Reform, Rebellion oder Selbstüberschätzung?
Es war der Versuch eines kirchen- und machtpolitischen Befreiungsschlags in höchster Not. Die beim Konstanzer Konzil versammelten Theologen, Fürsten und Kardinäle wagten vor genau 600 Jahren das bis dahin Undenkbare: Mit den nach hitzigen Diskussionen verabschiedeten Konzilsbeschlüssen "Haec sancta" und "Frequens" erklärte sich die Kirchenversammlung selbst zur höchsten Autorität der Kirche, der sich ausnahmslos jeder beugen müsse - auch der Papst.
Papst an der Leine?
Darüber hinaus sollte das am 9. Oktober 1417, also vor genau 600 Jahren, beschlossene Konzilsdekret "Frequens" ("Regelmäßig") alle künftigen Päpste dazu verpflichten, spätestens alle zehn Jahre ein Konzil einzuberufen, um mit der dort versammelten Kirchenführung Reformfragen und theologische Leitlinien zu besprechen und gemeinsam zu entscheiden. Der Papst sollte an die Leine genommen werden.

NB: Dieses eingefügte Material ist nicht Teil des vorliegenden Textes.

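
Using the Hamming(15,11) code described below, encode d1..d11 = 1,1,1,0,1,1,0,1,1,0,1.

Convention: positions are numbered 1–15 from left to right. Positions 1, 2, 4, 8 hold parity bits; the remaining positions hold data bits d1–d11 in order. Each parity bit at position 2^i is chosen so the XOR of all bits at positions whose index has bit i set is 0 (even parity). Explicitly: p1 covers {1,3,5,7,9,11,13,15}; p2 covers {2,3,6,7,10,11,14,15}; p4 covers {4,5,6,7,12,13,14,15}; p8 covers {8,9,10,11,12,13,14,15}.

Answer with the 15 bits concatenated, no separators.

Place data at non-parity positions: p1 p2 1 p4 1 1 0 p8 1 1 0 1 1 0 1
p1 (pos 1,3,5,7,9,11,13,15): XOR of data positions = 1⊕1⊕0⊕1⊕0⊕1⊕1 = 1
p2 (pos 2,3,6,7,10,11,14,15): XOR of data positions = 1⊕1⊕0⊕1⊕0⊕0⊕1 = 0
p4 (pos 4,5,6,7,12,13,14,15): XOR of data positions = 1⊕1⊕0⊕1⊕1⊕0⊕1 = 1
p8 (pos 8,9,10,11,12,13,14,15): XOR of data positions = 1⊕1⊕0⊕1⊕1⊕0⊕1 = 1
Codeword: 101111011101101

101111011101101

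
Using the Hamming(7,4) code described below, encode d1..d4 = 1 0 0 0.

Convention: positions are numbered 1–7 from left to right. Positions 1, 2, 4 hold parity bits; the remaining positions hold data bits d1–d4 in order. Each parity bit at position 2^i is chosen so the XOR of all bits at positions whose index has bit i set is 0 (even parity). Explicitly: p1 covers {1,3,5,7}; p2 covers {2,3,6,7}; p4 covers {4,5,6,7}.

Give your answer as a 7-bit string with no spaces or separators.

1110000

Place data at non-parity positions: p1 p2 1 p4 0 0 0
p1 (pos 1,3,5,7): XOR of data positions = 1⊕0⊕0 = 1
p2 (pos 2,3,6,7): XOR of data positions = 1⊕0⊕0 = 1
p4 (pos 4,5,6,7): XOR of data positions = 0⊕0⊕0 = 0
Codeword: 1110000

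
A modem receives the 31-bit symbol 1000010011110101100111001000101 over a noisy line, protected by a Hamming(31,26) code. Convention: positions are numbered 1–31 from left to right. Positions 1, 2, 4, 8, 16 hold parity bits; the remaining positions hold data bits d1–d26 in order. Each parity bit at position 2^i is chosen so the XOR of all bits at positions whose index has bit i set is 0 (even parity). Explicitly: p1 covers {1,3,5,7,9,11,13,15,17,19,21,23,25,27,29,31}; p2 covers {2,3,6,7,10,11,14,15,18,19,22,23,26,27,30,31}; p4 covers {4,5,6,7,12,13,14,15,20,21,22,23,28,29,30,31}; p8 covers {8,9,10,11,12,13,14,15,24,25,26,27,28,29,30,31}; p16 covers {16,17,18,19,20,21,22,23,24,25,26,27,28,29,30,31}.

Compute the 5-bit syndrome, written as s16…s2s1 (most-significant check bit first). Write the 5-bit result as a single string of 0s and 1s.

00000

s1 (pos 1,3,5,7,9,11,13,15,17,19,21,23,25,27,29,31): 1⊕0⊕0⊕0⊕1⊕1⊕0⊕0⊕1⊕0⊕1⊕0⊕1⊕0⊕1⊕1 = 0
s2 (pos 2,3,6,7,10,11,14,15,18,19,22,23,26,27,30,31): 0⊕0⊕1⊕0⊕1⊕1⊕1⊕0⊕0⊕0⊕1⊕0⊕0⊕0⊕0⊕1 = 0
s4 (pos 4,5,6,7,12,13,14,15,20,21,22,23,28,29,30,31): 0⊕0⊕1⊕0⊕1⊕0⊕1⊕0⊕1⊕1⊕1⊕0⊕0⊕1⊕0⊕1 = 0
s8 (pos 8,9,10,11,12,13,14,15,24,25,26,27,28,29,30,31): 0⊕1⊕1⊕1⊕1⊕0⊕1⊕0⊕0⊕1⊕0⊕0⊕0⊕1⊕0⊕1 = 0
s16 (pos 16,17,18,19,20,21,22,23,24,25,26,27,28,29,30,31): 1⊕1⊕0⊕0⊕1⊕1⊕1⊕0⊕0⊕1⊕0⊕0⊕0⊕1⊕0⊕1 = 0
Syndrome s16…s1 = 00000 → no error.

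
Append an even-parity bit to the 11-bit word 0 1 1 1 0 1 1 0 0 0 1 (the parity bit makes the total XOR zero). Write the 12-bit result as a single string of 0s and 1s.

XOR of the 11 data bits: 0⊕1⊕1⊕1⊕0⊕1⊕1⊕0⊕0⊕0⊕1 = 0
Parity bit = 0 (so all 12 bits XOR to 0).

011101100010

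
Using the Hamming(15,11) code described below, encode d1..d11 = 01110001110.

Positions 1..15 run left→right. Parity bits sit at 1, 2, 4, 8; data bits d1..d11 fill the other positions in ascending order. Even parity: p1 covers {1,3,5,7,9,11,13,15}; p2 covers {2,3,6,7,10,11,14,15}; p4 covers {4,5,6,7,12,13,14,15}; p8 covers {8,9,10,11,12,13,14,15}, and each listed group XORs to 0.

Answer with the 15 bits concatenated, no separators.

110011110001110

Place data at non-parity positions: p1 p2 0 p4 1 1 1 p8 0 0 0 1 1 1 0
p1 (pos 1,3,5,7,9,11,13,15): XOR of data positions = 0⊕1⊕1⊕0⊕0⊕1⊕0 = 1
p2 (pos 2,3,6,7,10,11,14,15): XOR of data positions = 0⊕1⊕1⊕0⊕0⊕1⊕0 = 1
p4 (pos 4,5,6,7,12,13,14,15): XOR of data positions = 1⊕1⊕1⊕1⊕1⊕1⊕0 = 0
p8 (pos 8,9,10,11,12,13,14,15): XOR of data positions = 0⊕0⊕0⊕1⊕1⊕1⊕0 = 1
Codeword: 110011110001110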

Ein Plan allerdings, der im Kampf mit späteren mächtigen Päpsten rasch ins Leere lief. Nicht zuletzt die 100 Jahre später mit Martin Luthers Kritik an Ämtermissbrauch und Ablasshandel beginnende Reformation und die folgende katholische Gegenreform führten zur Stärkung der Papstkirche. Es blieb für lange Zeit kaum Raum für konziliare Ideen und Kirchenversammlungen, die Päpste und Kurie in die Schranken hätten weisen können.
Bis heute umstritten ist unter Kirchenhistorikern, ob das Konzil am Bodensee "nur" in Reaktion auf die damalige Kirchenspaltung mit zeitweise drei gegeneinander kämpfenden Päpsten und deren weltlichen Unterstützern in einer Art Notstandsgesetzgebung handelte. Oder ob die Kirchenversammlung grundsätzliche und auch auf lange Sicht verbindliche Strukturen schaffen wollte.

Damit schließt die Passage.